How can enterprises detect shadow AI usage?
Shadow AI is the unauthorized usage of AI tools by an organization’s employees, which introduces security risks since the company can’t monitor or secure these systems. Businesses can detect shadow AI in various ways, such as:
- Network scans to detect unknown AI endpoints
- SaaS audits to identify unsanctioned tools
- Secure web gateway logs showing AI-related traffic
- Browser extension reviews and endpoint inventories
- SaaS discovery tools in CASB/SSE solutions
These technical controls can help to identify existing shadow AI usage, but organizations can be proactive as well. Providing education and approved solutions for various tasks can help educate employees about the risks of shadow AI and offer usable alternatives.

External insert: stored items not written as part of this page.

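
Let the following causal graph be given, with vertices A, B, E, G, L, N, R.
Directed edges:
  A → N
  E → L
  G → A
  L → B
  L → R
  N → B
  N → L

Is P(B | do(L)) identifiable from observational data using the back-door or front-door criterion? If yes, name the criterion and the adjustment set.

desc(L)\{L}={B,R}; candidates ⊆ {A,E,G,N}.
size 0: {}; under {} L still reaches {A,B,E,G,N} ∋ B.
{N}: L⊥B given {N} in G with L→· removed — back-door holds.
P(B|do(L)) = Σ_{N} P(B|L,N)·P(N).

P(B|do(L)): backdoor, adjust for {N}.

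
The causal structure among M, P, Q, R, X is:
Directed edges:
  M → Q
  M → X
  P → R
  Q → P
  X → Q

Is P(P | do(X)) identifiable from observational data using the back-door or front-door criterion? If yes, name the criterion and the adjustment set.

P(P|do(X)): backdoor, adjust for {M}.

desc(X)\{X}={P,Q,R}; candidates ⊆ {M}.
size 0: {}; under {} X still reaches {M,P,Q,R} ∋ P.
{M}: X⊥P given {M} in G with X→· removed — back-door holds.
P(P|do(X)) = Σ_{M} P(P|X,M)·P(M).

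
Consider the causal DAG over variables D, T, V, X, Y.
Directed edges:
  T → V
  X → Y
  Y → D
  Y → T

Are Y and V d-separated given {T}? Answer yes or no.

Bayes-Ball from Y | {T} reaches {D,X}.
V ∉ reach(Y|{T}) ⇒ Y ⊥ V | {T}.

Yes — Y ⊥ V | {T}.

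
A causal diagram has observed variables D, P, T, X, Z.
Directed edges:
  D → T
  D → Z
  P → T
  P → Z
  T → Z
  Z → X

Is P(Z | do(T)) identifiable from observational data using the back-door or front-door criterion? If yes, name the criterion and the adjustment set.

P(Z|do(T)): backdoor, adjust for {D, P}.

desc(T)\{T}={X,Z}; candidates ⊆ {D,P}.
size 0: {}; under {} T still reaches {D,P,X,Z} ∋ Z.
size 1: {D}, {P}; under {D} T still reaches {P,X,Z} ∋ Z.
{D,P}: T⊥Z given {D,P} in G with T→· removed — back-door holds.
P(Z|do(T)) = Σ_{D,P} P(Z|T,D,P)·P(D,P).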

Which frameworks guide generative AI governance?
Many organizations have developed frameworks to support GenAI governance and more general AI security governance. Some of the most significant include:
- NIST AI Risk Management Framework: Trustworthiness, accountability, and security principles.
- ISO/IEC 42001: First international standard for AI management systems.
- EU AI Act: Risk-tiered governance obligations for AI deployments in the EU.
- GDPR and sector-specific privacy laws: Requirements for lawful, auditable data handling.
These frameworks provide guidance on how to develop effective, scalable AI security programs that align with regulatory requirements. Many organizations adopt elements of these frameworks to develop GenAI and AI security programs tailored to their needs.
Is generative AI security part of zero trust?
While GenAI security isn’t part of zero trust, adopting zero trust principles can dramatically improve the effectiveness of a GenAI security program. Some ways that zero trust can be applied to GenAI security include:
- Identity verification for anyone submitting prompts
- Role-based access to models or AI tools
- Continuous monitoring of AI interactions
- Least privilege for data inputs and model access
Adopting zero trust principles for GenAI security helps to enhance visibility and offers more granular control over AI usage. This can reduce an organization’s exposure to related risks and simplify compliance with applicable regulations.